Os trabalhadores não foram instruídos sobre as medidas de proteção necessárias à redução do risco de contaminação do coronavírus, sobre distanciamento social, proibição de compartilhamento de itens pessoais, etiqueta respiratória, uso de EPIs específicos para prevenção de contágio – máscaras ou respiradores –, higiene pessoal e limpeza dos ambientes de trabalho, dentre outras recomendações.
Segundo os Auditores-Fiscais, empregador negligenciou os riscos de contaminação nos diversos ambientes de trabalho, em especial nos alojamentos e transporte de trabalhadores. Nenhuma medida de prevenção foi adotada.
Alojamentos
Oito dos trabalhadores estavam alojados em uma casa fornecida pelo empregador, sem as mínimas condições de habitabilidade.

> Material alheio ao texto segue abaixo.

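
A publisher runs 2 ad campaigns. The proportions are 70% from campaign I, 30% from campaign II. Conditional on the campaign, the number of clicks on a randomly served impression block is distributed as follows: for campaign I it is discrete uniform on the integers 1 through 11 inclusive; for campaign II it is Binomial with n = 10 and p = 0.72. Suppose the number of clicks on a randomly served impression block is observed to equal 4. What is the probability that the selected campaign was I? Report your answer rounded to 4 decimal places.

0.8864

Likelihoods P(X=4 | ·): I: 0.0909091; II: 0.0271955.
Posterior ∝ prior × likelihood. Numerator for I: 0.7·0.0909091 = 0.0636364.
Normalizing constant: 0.7·0.0909091 + 0.3·0.0271955 = 0.071795.
P(I | observation) = 0.0636364 / 0.071795 = 0.886362.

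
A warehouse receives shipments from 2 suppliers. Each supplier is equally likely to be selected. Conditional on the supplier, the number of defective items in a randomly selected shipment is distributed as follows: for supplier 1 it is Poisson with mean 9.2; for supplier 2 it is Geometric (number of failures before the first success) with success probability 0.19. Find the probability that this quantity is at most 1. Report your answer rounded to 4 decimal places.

Conditional on each supplier, P(X ≤ 1): 1: 0.0010306; 2: 0.3439.
By total probability, P(X ≤ 1) = 0.5·0.0010306 + 0.5·0.3439 = 0.172465.

0.1725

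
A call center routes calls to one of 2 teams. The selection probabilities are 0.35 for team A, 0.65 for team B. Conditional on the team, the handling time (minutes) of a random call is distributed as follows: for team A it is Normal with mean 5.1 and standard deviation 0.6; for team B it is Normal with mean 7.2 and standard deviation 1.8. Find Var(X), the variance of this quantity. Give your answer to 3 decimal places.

3.235

Per component, A: μ=5.1, E[X²]=26.37; B: μ=7.2, E[X²]=55.08.
E[X] = 0.35·5.1 + 0.65·7.2 = 6.465.
E[X²] = 0.35·26.37 + 0.65·55.08 = 45.0315.
Var(X) = E[X²] − (E[X])² = 45.0315 − 41.7962 = 3.23528.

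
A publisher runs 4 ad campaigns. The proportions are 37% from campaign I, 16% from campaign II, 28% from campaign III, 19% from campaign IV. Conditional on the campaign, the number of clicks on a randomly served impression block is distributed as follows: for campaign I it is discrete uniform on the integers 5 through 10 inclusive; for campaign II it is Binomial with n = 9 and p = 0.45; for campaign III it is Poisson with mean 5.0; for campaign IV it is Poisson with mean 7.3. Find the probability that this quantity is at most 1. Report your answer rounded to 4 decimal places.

Conditional on each campaign, P(X ≤ 1): I: 0; II: 0.0385176; III: 0.0404277; IV: 0.00560697.
By total probability, P(X ≤ 1) = 0.37·0 + 0.16·0.0385176 + 0.28·0.0404277 + 0.19·0.00560697 = 0.0185479.

0.0185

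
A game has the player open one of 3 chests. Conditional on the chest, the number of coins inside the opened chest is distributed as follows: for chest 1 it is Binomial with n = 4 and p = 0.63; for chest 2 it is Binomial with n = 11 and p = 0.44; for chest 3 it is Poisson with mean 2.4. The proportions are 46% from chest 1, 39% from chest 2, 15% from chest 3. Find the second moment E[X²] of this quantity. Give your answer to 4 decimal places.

For each component E[X²] = Var + (mean)², giving 1: 7.2828; 2: 26.136; 3: 8.16.
Overall E[X²] = 0.46·7.2828 + 0.39·26.136 + 0.15·8.16 = 14.7671.

14.7671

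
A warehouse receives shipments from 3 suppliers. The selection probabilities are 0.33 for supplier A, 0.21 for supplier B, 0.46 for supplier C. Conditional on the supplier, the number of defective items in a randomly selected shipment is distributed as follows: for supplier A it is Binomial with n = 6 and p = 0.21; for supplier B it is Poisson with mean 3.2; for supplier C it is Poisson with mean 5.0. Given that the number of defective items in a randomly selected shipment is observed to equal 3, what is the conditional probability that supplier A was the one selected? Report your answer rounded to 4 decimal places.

Likelihoods P(X=3 | ·): A: 0.0913207; B: 0.222616; C: 0.140374.
Posterior ∝ prior × likelihood. Numerator for A: 0.33·0.0913207 = 0.0301358.
Normalizing constant: 0.33·0.0913207 + 0.21·0.222616 + 0.46·0.140374 = 0.141457.
P(A | observation) = 0.0301358 / 0.141457 = 0.213039.

0.2130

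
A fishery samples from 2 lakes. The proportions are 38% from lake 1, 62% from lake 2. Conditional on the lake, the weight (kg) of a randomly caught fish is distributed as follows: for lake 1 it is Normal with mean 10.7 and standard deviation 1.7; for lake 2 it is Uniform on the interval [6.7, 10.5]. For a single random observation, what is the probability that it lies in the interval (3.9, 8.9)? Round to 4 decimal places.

Conditional on each lake, P(3.9 < X < 8.9): 1: 0.144808; 2: 0.578947.
By total probability, P(3.9 < X < 8.9) = 0.38·0.144808 + 0.62·0.578947 = 0.413975.

0.4140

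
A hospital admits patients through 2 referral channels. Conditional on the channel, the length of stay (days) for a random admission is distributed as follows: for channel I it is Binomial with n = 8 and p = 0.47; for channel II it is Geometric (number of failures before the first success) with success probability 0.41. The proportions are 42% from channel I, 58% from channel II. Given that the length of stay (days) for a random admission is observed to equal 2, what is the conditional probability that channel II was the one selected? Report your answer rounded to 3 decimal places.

0.590

Likelihoods P(X=2 | ·): I: 0.137091; II: 0.142721.
Posterior ∝ prior × likelihood. Numerator for II: 0.58·0.142721 = 0.0827782.
Normalizing constant: 0.42·0.137091 + 0.58·0.142721 = 0.140356.
P(II | observation) = 0.0827782 / 0.140356 = 0.589771.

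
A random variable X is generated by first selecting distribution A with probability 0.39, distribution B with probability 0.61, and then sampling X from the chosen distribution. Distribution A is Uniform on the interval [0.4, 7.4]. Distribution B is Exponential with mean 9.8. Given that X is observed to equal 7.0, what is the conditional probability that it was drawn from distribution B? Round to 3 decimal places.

Likelihoods f(7.0 | ·): A: 0.142857; B: 0.0499532.
Posterior ∝ prior × likelihood. Numerator for B: 0.61·0.0499532 = 0.0304715.
Normalizing constant: 0.39·0.142857 + 0.61·0.0499532 = 0.0861858.
P(B | observation) = 0.0304715 / 0.0861858 = 0.353556.

0.354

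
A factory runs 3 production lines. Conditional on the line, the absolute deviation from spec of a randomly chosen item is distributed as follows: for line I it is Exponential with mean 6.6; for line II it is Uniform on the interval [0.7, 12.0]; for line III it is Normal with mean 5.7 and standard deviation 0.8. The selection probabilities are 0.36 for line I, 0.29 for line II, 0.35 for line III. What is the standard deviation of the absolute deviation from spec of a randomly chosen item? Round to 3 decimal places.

4.375

Per component, I: μ=6.6, E[X²]=87.12; II: μ=6.35, E[X²]=50.9633; III: μ=5.7, E[X²]=33.13.
E[X] = 0.36·6.6 + 0.29·6.35 + 0.35·5.7 = 6.2125.
E[X²] = 0.36·87.12 + 0.29·50.9633 + 0.35·33.13 = 57.7381.
Var(X) = E[X²] − (E[X])² = 57.7381 − 38.5952 = 19.1429.
SD(X) = √19.1429 = 4.37526.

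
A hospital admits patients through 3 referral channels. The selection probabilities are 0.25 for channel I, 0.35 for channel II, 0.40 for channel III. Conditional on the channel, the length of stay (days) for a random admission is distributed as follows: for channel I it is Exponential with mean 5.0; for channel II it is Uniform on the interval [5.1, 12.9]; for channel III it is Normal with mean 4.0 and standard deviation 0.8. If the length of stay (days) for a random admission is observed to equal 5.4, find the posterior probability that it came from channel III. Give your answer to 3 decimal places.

0.411

Likelihoods f(5.4 | ·): I: 0.0679191; II: 0.128205; III: 0.107847.
Posterior ∝ prior × likelihood. Numerator for III: 0.4·0.107847 = 0.0431387.
Normalizing constant: 0.25·0.0679191 + 0.35·0.128205 + 0.4·0.107847 = 0.10499.
P(III | observation) = 0.0431387 / 0.10499 = 0.410883.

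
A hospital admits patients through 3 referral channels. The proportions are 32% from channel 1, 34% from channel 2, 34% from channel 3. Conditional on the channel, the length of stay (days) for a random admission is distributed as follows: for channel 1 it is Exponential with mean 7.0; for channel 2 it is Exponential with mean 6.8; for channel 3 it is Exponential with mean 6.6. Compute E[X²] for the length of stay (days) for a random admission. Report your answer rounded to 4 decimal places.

92.4240

For each component E[X²] = Var + (mean)², giving 1: 98; 2: 92.48; 3: 87.12.
Overall E[X²] = 0.32·98 + 0.34·92.48 + 0.34·87.12 = 92.424.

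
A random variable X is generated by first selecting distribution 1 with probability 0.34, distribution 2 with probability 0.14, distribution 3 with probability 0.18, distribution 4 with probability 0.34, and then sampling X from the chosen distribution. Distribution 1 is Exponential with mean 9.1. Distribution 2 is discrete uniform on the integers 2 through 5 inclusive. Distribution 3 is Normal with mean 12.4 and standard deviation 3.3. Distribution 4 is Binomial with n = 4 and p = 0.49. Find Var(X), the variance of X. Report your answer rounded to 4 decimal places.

47.4623

Per component, 1: μ=9.1, E[X²]=165.62; 2: μ=3.5, E[X²]=13.5; 3: μ=12.4, E[X²]=164.65; 4: μ=1.96, E[X²]=4.8412.
E[X] = 0.34·9.1 + 0.14·3.5 + 0.18·12.4 + 0.34·1.96 = 6.4824.
E[X²] = 0.34·165.62 + 0.14·13.5 + 0.18·164.65 + 0.34·4.8412 = 89.4838.
Var(X) = E[X²] − (E[X])² = 89.4838 − 42.0215 = 47.4623.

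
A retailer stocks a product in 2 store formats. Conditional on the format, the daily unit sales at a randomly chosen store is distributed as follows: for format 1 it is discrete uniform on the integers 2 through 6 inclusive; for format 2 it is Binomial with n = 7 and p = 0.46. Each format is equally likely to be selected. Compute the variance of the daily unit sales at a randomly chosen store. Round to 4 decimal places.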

“Logo de início, chamou atenção a narrativa dos trabalhadores, dizendo que permaneceram por 15 dias no alojamento sem o fornecimento de água, que estava interrompido por falta de pagamento. Informaram que a água utilizada para todos os fins era cedida pelo posto de combustível, localizado de frente ao alojamento. Os trabalhadores esquentavam a água em baldes e tomavam banho de caneca neste período”, contou Humberto.
Na residência não havia armários ou guarda-roupas. Os trabalhadores guardavam seus pertences e suas roupas sobrepostos nos colchões, no chão, ou dependurados nas paredes dos quartos.
Os colchões eram velhos e finos, inadequados para dormir, podendo causar doenças como lordose lombar, cifose torácica e lordose cervical. Quando não estavam no chão, estavam sobre ripas de madeira improvisadas. Roupas de cama e cobertores utilizados pelos trabalhadores estavam bastante deterioradas. Tanto os colchões quanto as roupas de cama foram trazidos pelos próprios trabalhadores.
De acordo com os Auditores-Fiscais “o conjunto de irregularidades demonstra que o empregador rural não atendeu a nenhuma das exigências de segurança e saúde previstas na legislação, patrocinando o desenvolvimento de trabalho que desconsidera aspectos básicos de segurança e saúde e, mais que isso, aspectos básicos de necessidades fisiológicas do ser humano, fato que degrada o trabalho e avilta a dignidade humana”.
Rescisão
A equipe de fiscalização calculou em cerca de R$ 135 mil o valor das verbas salariais e rescisórias devidas aos trabalhadores. Todos os trabalhadores receberam as verbas devidas nesta quinta-feira, 18 de junho, na Agência Regional do Trabalho de Araxá. Eles também receberam guias de Seguro-Desemprego para o Trabalhador Resgatado, fazendo jus a três parcelas do benefício.
Justiça
Uma cópia do relatório circunstanciado da inspeção será encaminhada ao Ministério Público do Trabalho e ao Ministério Público Federal para as providências que entenderem cabíveis no âmbito de suas competências.
O SINAIT observa que os Auditores-Fiscais do Trabalho exercem atividade essencial no enfrentamento à pandemia da Covid-19. Por suas atribuições inerentes ao cargo, são os agentes públicos que garantem o cumprimento das diretrizes estabelecidas para a proteção dos trabalhadores, dos profissionais de saúde e de toda a sociedade nos ambientes de trabalho. Porém, é importante ressaltar que eles também devem estar protegidos no exercício das atividades de fiscalização. Neste sentido, preocupações foram levadas pelo Sindicato e sua Comissão Técnica – Covid-19 /SINAIT à Subsecretaria de Inspeção do Trabalho, em relação às orientações e medidas que devem ser tomadas para a proteção de todos os Auditores-Fiscais que atuam em fiscalizações diretas, presenciais. De acordo com a Comissão, essa proteção não compreende somente o fornecimento de EPIs. É necessário providenciar o treinamento e a reorganização das sistemáticas de trabalho.